Les nouveaux colonisateurs sont les Russes et surtout les Chinois..
Où sont les lendemains qui chantent ?
Merci Badr Alaoui Mrani pour ce poème limpide et réaliste d’une société que je connais mal mais dont j’ai des échos par mes collègues marocains.
Il y a effectivement un hiatus entre l’image hypermoderne d’un pays qui réalise des infrastructures de pointe et le quotidien des gens de la rue qui ne bénéficient pas du ruissellement de l’expansion économique.
J’aime bien la construction du poème qui visite les différents thèmes dans lequel l’immobilisme apparait avec une fin adoucie sur l’amour de son pays.
J’aimerais bien un autre poème avec les aspects positifs de ce pays qui semble être un eden pour bon nombre de français: la douceur de vivre, les paysages….
Je ne saurais mieux dire que notre camarade Barloy et je partage grandement son avis autant sur le Maroc que, surtout, sur ce texte.
Ce n’est tout de même pas le Moyen-Âge et il existe aussi des aspects encourageants, come l’IDH (Indice de Développement Humain). Si cela vous intéresse : https://fr.wikipedia.org/wiki/Liste_des_pays_par_IDH vous saurez tout sur le Maroc et sur les autres et sur la progression ou la régression des uns et des autres.

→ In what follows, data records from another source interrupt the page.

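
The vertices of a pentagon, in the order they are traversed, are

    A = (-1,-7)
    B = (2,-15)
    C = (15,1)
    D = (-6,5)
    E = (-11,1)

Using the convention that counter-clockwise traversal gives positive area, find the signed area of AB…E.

Apply Gauss's area formula: 2A = Σ (x_i·y_{i+1} − x_{i+1}·y_i), indices taken mod 5.
Σ = (29) + (227) + (81) + (49) + (78) = 464
Signed area = Σ/2 = 232 (positive ⇒ counter-clockwise traversal).

232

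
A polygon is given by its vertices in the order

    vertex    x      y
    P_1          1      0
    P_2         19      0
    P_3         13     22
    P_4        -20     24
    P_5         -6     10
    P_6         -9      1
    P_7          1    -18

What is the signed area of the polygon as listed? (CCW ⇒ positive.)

688.5

Apply the surveyor's formula: 2A = Σ (x_i·y_{i+1} − x_{i+1}·y_i), indices taken mod 7.
P_1→P_2: (1)(0) − (19)(0) = 0
P_2→P_3: (19)(22) − (13)(0) = 418
P_3→P_4: (13)(24) − (-20)(22) = 752
P_4→P_5: (-20)(10) − (-6)(24) = -56
P_5→P_6: (-6)(1) − (-9)(10) = 84
P_6→P_7: (-9)(-18) − (1)(1) = 161
P_7→P_1: (1)(0) − (1)(-18) = 18
Σ = 1377
Signed area = Σ/2 = 688.5 (positive ⇒ counter-clockwise traversal).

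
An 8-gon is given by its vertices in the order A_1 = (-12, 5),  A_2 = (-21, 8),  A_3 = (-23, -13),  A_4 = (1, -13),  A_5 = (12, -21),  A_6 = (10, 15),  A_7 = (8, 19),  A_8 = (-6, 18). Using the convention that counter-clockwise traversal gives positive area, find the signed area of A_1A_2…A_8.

908.5

Apply the shoelace formula: 2A = Σ (x_i·y_{i+1} − x_{i+1}·y_i), indices taken mod 8.
Cross-terms: 9, 457, 312, 135, 390, 70, 258, 186  ⇒  Σ = 1817
Signed area = Σ/2 = 908.5 (positive ⇒ counter-clockwise traversal).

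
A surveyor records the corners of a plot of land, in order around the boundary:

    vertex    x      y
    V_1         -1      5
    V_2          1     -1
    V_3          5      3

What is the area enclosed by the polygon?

Apply Gauss's area formula: 2A = Σ (x_i·y_{i+1} − x_{i+1}·y_i), indices taken mod 3.
Cross-terms: -4, 8, 28  ⇒  Σ = 32
Area = |Σ|/2 = 16.

16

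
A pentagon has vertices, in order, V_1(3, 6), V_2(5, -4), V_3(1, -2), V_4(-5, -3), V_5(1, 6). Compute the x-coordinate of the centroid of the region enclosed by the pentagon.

13/15

Apply the shoelace formula. First the cross-terms c_i = x_i·y_{i+1} − x_{i+1}·y_i:
  -42, -6, -13, -27, -12  ⇒  2A = -100, A = -50.
Then Σ (x_i + x_{i+1})·c_i = -260, so x̄ = -260 / (6·(-50)) = 13/15.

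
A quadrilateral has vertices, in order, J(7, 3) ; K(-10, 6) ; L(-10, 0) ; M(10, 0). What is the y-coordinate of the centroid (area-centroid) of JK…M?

61/27

Apply the shoelace (surveyor's) formula. First the cross-terms c_i = x_i·y_{i+1} − x_{i+1}·y_i:
  72, 60, 0, 30  ⇒  2A = 162, A = 81.
Then Σ (y_i + y_{i+1})·c_i = 1098, so ȳ = 1098 / (6·81) = 61/27.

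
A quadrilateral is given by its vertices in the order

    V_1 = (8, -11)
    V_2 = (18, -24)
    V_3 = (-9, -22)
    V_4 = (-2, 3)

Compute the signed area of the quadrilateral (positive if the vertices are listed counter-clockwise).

Apply the shoelace formula: 2A = Σ (x_i·y_{i+1} − x_{i+1}·y_i), indices taken mod 4.
V_1→V_2: (8)(-24) − (18)(-11) = 6
V_2→V_3: (18)(-22) − (-9)(-24) = -612
V_3→V_4: (-9)(3) − (-2)(-22) = -71
V_4→V_1: (-2)(-11) − (8)(3) = -2
Σ = -679
Signed area = Σ/2 = -339.5 (negative ⇒ clockwise traversal).

-339.5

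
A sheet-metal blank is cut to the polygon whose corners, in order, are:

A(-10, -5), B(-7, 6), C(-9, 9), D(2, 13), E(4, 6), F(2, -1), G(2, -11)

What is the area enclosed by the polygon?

Apply the shoelace (surveyor's) formula: 2A = Σ (x_i·y_{i+1} − x_{i+1}·y_i), indices taken mod 7.
Σ = (-95) + (-9) + (-135) + (-40) + (-16) + (-20) + (-120) = -435
Area = |Σ|/2 = 217.5.

217.5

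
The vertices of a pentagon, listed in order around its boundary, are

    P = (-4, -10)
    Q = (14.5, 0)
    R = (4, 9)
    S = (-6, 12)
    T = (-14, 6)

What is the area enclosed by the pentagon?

336.75

Apply the surveyor's formula: 2A = Σ (x_i·y_{i+1} − x_{i+1}·y_i), indices taken mod 5.
P→Q: (-4)(0) − (14.5)(-10) = 145
Q→R: (14.5)(9) − (4)(0) = 130.5
R→S: (4)(12) − (-6)(9) = 102
S→T: (-6)(6) − (-14)(12) = 132
T→P: (-14)(-10) − (-4)(6) = 164
Σ = 673.5
Area = |Σ|/2 = 336.75.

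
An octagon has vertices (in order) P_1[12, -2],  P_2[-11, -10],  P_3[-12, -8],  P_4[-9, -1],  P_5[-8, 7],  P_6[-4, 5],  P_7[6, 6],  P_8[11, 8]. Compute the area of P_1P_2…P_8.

253.5

Apply the shoelace formula: 2A = Σ (x_i·y_{i+1} − x_{i+1}·y_i), indices taken mod 8.
Σ = (-142) + (-32) + (-60) + (-71) + (-12) + (-54) + (-18) + (-118) = -507
Area = |Σ|/2 = 253.5.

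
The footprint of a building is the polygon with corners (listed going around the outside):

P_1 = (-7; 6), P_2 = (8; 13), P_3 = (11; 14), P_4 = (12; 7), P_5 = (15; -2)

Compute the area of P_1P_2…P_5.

Apply the shoelace formula: 2A = Σ (x_i·y_{i+1} − x_{i+1}·y_i), indices taken mod 5.
Σ = (-139) + (-31) + (-91) + (-129) + (76) = -314
Area = |Σ|/2 = 157.

157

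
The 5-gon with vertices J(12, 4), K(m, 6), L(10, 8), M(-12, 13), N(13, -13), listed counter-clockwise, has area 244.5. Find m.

Write out the shoelace sum; only the two edges meeting at K involve m:
2·Area = [(12·6 − m·4) + (m·8 − 10·6)] + 421
       = 4·m + 433 = 489
⇒ m = 14.

14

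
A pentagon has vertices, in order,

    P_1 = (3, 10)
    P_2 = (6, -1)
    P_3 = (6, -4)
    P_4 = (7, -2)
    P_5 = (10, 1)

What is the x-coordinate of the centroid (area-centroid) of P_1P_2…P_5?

Apply the surveyor's formula. First the cross-terms c_i = x_i·y_{i+1} − x_{i+1}·y_i:
  -63, -18, 16, 27, 97  ⇒  2A = 59, A = 29.5.
Then Σ (x_i + x_{i+1})·c_i = 1145, so x̄ = 1145 / (6·29.5) = 1145/177.

1145/177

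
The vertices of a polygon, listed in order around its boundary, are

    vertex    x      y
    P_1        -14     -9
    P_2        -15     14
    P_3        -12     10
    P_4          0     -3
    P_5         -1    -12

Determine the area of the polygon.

219.5

Σ = (-331) + (18) + (36) + (-3) + (-159) = -439
Area = |Σ|/2 = 219.5.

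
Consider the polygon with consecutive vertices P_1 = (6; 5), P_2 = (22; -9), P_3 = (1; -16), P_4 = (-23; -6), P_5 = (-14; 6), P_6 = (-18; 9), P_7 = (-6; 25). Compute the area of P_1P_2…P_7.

Apply Gauss's area formula: 2A = Σ (x_i·y_{i+1} − x_{i+1}·y_i), indices taken mod 7.
Σ = (-164) + (-343) + (-374) + (-222) + (-18) + (-396) + (-180) = -1697
Area = |Σ|/2 = 848.5.

848.5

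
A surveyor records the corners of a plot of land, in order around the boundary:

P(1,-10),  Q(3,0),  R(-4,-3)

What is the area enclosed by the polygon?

Apply the surveyor's formula: 2A = Σ (x_i·y_{i+1} − x_{i+1}·y_i), indices taken mod 3.
Σ = (30) + (-9) + (43) = 64
Area = |Σ|/2 = 32.

32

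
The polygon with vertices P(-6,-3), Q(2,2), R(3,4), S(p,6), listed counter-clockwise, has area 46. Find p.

The doubled signed area Σ (x_i y_{i+1} − x_{i+1} y_i) is linear in p.
With p=0 it equals 50; the coefficient of p is -7 (from the two edges through S).
So -7·p + 50 = 2·46 = 92 ⇒ p = -6.

-6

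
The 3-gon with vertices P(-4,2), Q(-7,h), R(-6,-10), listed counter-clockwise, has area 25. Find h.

The doubled signed area Σ (x_i y_{i+1} − x_{i+1} y_i) is linear in h.
With h=0 it equals 32; the coefficient of h is 2 (from the two edges through Q).
So 2·h + 32 = 2·25 = 50 ⇒ h = 9.

9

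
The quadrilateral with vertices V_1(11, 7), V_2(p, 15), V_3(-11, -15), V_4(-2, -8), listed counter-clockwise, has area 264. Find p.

Write out the shoelace sum; only the two edges meeting at V_2 involve p:
2·Area = [(11·15 − p·7) + (p·(-15) − (-11)·15)] + 132
       = -22·p + 462 = 528
⇒ p = -3.

-3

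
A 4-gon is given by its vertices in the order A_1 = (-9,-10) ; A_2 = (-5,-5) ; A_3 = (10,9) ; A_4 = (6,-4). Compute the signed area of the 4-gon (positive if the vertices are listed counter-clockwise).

Σ = (-5) + (5) + (-94) + (-96) = -190
Signed area = Σ/2 = -95 (negative ⇒ clockwise traversal).

-95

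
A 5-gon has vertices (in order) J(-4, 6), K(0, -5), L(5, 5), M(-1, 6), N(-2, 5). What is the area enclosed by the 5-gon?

47.5

Σ = (20) + (25) + (35) + (7) + (8) = 95
Area = |Σ|/2 = 47.5.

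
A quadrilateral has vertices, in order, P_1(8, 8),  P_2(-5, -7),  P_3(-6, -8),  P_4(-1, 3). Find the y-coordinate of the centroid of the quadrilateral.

Apply the surveyor's formula. First the cross-terms c_i = x_i·y_{i+1} − x_{i+1}·y_i:
  -16, -2, -26, -32  ⇒  2A = -76, A = -38.
Then Σ (y_i + y_{i+1})·c_i = -208, so ȳ = -208 / (6·(-38)) = 52/57.

52/57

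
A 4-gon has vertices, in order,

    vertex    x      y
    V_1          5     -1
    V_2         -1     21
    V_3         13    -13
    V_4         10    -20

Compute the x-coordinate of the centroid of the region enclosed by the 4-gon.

362/49

Apply the shoelace (surveyor's) formula. First the cross-terms c_i = x_i·y_{i+1} − x_{i+1}·y_i:
  104, -260, -130, 90  ⇒  2A = -196, A = -98.
Then Σ (x_i + x_{i+1})·c_i = -4344, so x̄ = -4344 / (6·(-98)) = 362/49.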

Ceci dit, je ne voudrais pas que ce site devienne une tribune politique (dans les textes ou surtout dans les commentaires) car je crains qu’on atteigne rapidement le point Godwin… ou quelque chose de semblable. Il existe pour parler politique plein de forums faits pour ça et pour nous accueillir afin de bêler avec les agneaux et/ou de hurler avec les loups.
Joli poème bien écrit cependant, pour moi.